By Henrylito D. Tacio
“Go ahead, make my day!” said Clint Eastwood in one of his earlier movies. “I’ll be back,” promised Arnold Schwarzenegger. “Love means never having to say you’re sorry,” said Ali McGraw in the movie, Love Story. “You’re nothing but a second rate, trying hard copy cat,” declared Cherie Gil to Sharon Cuneta in Bituing Walang Ningning.
Memorable lines from the movies. From time to time, people use some popular lines to emphasize, to amuse, and to give a point, among others. Well, here are some classic lines spoken, written, and popularized by some of the world’s well-known men and women. Through time, however, the person who originated them lost along the way:
Always forgive your enemies – nothing annoys them so much. If you have some enemies, you are to be congratulated, for no man ever amounted to much without arousing jealousies and creating enemies. Your enemies are a very valuable asset as long as you refrain from striking back at them, because they keep you on the alert when you might become lazy.

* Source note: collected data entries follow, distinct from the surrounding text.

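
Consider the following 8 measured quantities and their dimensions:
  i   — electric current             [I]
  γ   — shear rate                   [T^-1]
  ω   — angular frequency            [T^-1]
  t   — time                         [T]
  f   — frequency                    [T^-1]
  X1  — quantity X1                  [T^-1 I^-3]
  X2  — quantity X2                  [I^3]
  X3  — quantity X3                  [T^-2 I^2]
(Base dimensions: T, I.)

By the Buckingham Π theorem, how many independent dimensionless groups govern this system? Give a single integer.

Write exponents as rows T,I / cols i,γ,ω,t,f,X1,X2,X3:
  T: [ 0 -1 -1  1 -1 -1  0 -2]
  I: [ 1  0  0  0  0 -3  3  2]
RREF → pivots at {i,γ} ⇒ r = 2
n=8, r=2 ⇒ 6 dimensionless groups

6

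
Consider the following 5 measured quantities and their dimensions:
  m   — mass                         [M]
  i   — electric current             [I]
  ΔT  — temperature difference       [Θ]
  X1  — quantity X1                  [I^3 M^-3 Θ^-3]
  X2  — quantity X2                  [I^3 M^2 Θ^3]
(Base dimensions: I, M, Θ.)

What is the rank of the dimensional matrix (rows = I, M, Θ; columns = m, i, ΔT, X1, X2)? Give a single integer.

Dimensional matrix (I×M×Θ by m×i×ΔT×X1×X2):
  I: [ 0  1  0  3  3]
  M: [ 1  0  0 -3  2]
  Θ: [ 0  0  1 -3  3]
RREF → pivots at {m,i,ΔT} ⇒ r = 3

3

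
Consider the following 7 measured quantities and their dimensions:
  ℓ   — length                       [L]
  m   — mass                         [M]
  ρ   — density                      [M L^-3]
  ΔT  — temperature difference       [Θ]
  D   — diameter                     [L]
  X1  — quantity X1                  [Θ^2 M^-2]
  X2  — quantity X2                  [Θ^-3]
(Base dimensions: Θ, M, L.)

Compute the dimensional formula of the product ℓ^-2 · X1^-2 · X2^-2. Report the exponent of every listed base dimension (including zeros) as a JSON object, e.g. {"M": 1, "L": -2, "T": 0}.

Dimensional matrix (Θ×M×L by ℓ×m×ρ×ΔT×D×X1×X2):
  Θ: [ 0  0  0  1  0  2 -3]
  M: [ 0  1  1  0  0 -2  0]
  L: [ 1  0 -3  0  1  0  0]
  [Θ]: (-2)·0+(-2)·2+(-2)·-3 = 2
  [M]: (-2)·0+(-2)·-2+(-2)·0 = 4
  [L]: (-2)·1+(-2)·0+(-2)·0 = -2
⇒ Θ^2 M^4 L^-2

{"Θ": 2, "M": 4, "L": -2}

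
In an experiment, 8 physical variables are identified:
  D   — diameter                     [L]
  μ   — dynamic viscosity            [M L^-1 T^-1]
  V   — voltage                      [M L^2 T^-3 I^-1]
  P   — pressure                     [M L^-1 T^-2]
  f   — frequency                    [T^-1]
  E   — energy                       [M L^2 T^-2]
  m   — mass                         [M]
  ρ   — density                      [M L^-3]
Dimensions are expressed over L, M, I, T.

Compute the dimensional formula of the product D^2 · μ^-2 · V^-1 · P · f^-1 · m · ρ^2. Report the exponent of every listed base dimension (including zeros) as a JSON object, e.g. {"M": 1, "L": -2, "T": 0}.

{"L": -5, "M": 1, "I": 1, "T": 4}

Write exponents as rows L,M,I,T / cols D,μ,V,P,f,E,m,ρ:
  L: [ 1 -1  2 -1  0  2  0 -3]
  M: [ 0  1  1  1  0  1  1  1]
  I: [ 0  0 -1  0  0  0  0  0]
  T: [ 0 -1 -3 -2 -1 -2  0  0]
  [L]: (2)·1+(-2)·-1+(-1)·2+(1)·-1+(-1)·0+(1)·0+(2)·-3 = -5
  [M]: (2)·0+(-2)·1+(-1)·1+(1)·1+(-1)·0+(1)·1+(2)·1 = 1
  [I]: (2)·0+(-2)·0+(-1)·-1+(1)·0+(-1)·0+(1)·0+(2)·0 = 1
  [T]: (2)·0+(-2)·-1+(-1)·-3+(1)·-2+(-1)·-1+(1)·0+(2)·0 = 4
⇒ L^-5 M I T^4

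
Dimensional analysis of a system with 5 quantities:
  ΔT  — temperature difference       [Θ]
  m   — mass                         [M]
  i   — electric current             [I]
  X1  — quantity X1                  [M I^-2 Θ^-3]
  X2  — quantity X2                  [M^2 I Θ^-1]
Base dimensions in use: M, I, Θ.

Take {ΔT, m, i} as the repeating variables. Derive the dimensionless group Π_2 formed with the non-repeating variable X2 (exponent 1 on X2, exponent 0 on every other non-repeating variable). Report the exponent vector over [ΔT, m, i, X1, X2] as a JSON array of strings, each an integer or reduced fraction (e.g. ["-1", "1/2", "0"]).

["1", "-2", "-1", "0", "1"]

Exponent matrix [M,I,Θ] × [ΔT,m,i,X1,X2]:
  M: [ 0  1  0  1  2]
  I: [ 0  0  1 -2  1]
  Θ: [ 1  0  0 -3 -1]
Echelon form has 3 nonzero rows (pivots: ΔT,m,i)
Repeat: ΔT,m,i; free: X1,X2
RREF:
  r0: [   1    0    0   -3   -1]
  r1: [   0    1    0    1    2]
  r2: [   0    0    1   -2    1]
Fix exponent of X2 at 1, X1 at 0; solve each RREF row for its pivot's exponent:
  r0: exp(ΔT) + (-1)·1 = 0 ⇒ exp(ΔT) = 1
  r1: exp(m) + (2)·1 = 0 ⇒ exp(m) = -2
  r2: exp(i) + (1)·1 = 0 ⇒ exp(i) = -1
Π_2 = ΔT · m^-2 · i^-1 · X2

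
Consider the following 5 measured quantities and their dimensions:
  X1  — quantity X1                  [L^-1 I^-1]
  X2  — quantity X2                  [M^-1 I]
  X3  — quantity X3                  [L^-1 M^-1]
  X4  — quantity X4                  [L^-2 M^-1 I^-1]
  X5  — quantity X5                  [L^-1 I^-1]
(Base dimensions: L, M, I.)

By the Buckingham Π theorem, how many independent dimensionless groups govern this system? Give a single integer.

Exponent matrix [L,M,I] × [X1,X2,X3,X4,X5]:
  L: [-1  0 -1 -2 -1]
  M: [ 0 -1 -1 -1  0]
  I: [-1  1  0 -1 -1]
Row reduction gives pivot columns X1,X2; rank = 2
Π count = n − r = 5 − 2 = 3

3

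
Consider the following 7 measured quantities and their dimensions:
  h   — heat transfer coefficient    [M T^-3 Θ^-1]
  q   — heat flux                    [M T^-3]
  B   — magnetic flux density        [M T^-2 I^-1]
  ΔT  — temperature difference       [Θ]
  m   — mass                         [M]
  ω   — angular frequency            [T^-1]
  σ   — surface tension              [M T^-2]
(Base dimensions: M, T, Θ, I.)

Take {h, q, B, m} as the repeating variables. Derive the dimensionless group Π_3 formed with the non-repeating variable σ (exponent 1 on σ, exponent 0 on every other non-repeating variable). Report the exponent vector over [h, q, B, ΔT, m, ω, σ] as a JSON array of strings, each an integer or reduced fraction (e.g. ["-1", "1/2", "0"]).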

Business is a lot like a game of tennis – those who don’t serve well end up losing. There is a vast difference between putting your nose in other people’s business and putting your heart in other people’s problems.
Sentimentality comes easy. But caring is hard – it involves doing. Consider how hard it is to change yourself and you’ll understand what little chance you have of trying to change others. The world hates change; yet is the only thing that has brought progress.
A life built on the sands of celebrity can be wrecked by the rains of reverses. A life built on the sands of materialism can be destroyed by the floods of adversity. A life built on the sands of pleasure can be blown down by the winds of disillusionment. Only the life that is built on the rock of character can withstand the tempest of time.
Socrates defined the philosopher as a thorn in the flesh, and nobody is a creative thinker unless continually he has a thorn in his flesh, that is, unless he is disturbed by something. The thick-skinned people do no creative thinking; to them everything is understood; they have no problems; nothing baffles them.
Goodness consists not in the outwards things we do, but in the inward things we are. Don’t compare your goodness with that of other men; compare it with the goodness of the Man of Galilee.
Great men have but a few hours to be “great.” Like the rest of us, they must dress, bathe, and eat. And, being human, they must make visits to dentist, doctor, and barber and have conferences with their wives about domestic matters. What makes men great is their ability to decide what is important, and then focus their attention on that.
Interruptions can be viewed as sources of irritations or opportunities for service, as moments lost of experience gained, as time wasted or horizons widened. They can annoy us or enrich us, get under our skin or give us a shot in the arm, monopolize our minutes or spice our schedules, depending on our attitude toward them.
Laughter is to life what salt is to the egg. Shared laughter creates a bond of friendship. When people laugh together, they cease to be young and old, master and pupils, worker and driver. They have become a single group of human beings, enjoying their existence.
Luxury is what excites envy in others, what you waste, not what you consume, the half of anything you throw away, rather than what satisfies you in yourself. It is fairy gold, pie in the sky, toys in the attic. Nobody needs luxury. Or if anybody does, then it is no longer luxury.
Maturity is the ability to do a job whether you’re supervised or not; finish a job once it’s started; carry money without spending it. And last, but not the least, the ability to bear an injustice without wanting to get even.
You shall pass through this world but once. Any good that you can do, or any kindness that you can show any human being, do it now and not deter it. For you shall not pass this way again.
Handling people need not be so difficult – all you need is exhaustible patience, unfailing insight, unshakable nervous stability, an unbreakable will, decisive judgment, infrangible physique, irrepressible spirits, plus unfeigned affection for all people – and an awful lot of experience.
If you want to be popular, live so that a blind person would like you. Lasting popularity depends not on a pretty face or being handsome, but upon inner qualities that communicate themselves to others through media other than sight. These personality assets are expressed through such things as a gentle voice, persistent friendliness, small kindness, thoughtfulness of the other fellow’s tender ego, deserved praise, excursions in encouragement.
Punctuation is troublesome for most people. According to the old legend, typesetters used to follow a simple rule: Set type as long as you can hold your breath without getting blue in the face, then put in a comma. When you yawn, put in a semi-colon, and when you want to sneeze, that’s time for a paragraph.
Most time is wasted, not in hours, but in minutes. A bucket with a small home in the bottom gets just as empty as a bucket that is deliberately kicked over.
When Charles A. Beard, the famous historian, was asked if he could summarize the lessons of history in a single volume, he said he could do it in four sentences: Whom the gods would destroy, they first make mad with power. The mills of the gods grind slowly, but they grind exceedingly small. The bee fertilizes the flower it robs. When it is dark enough, you can see the stars.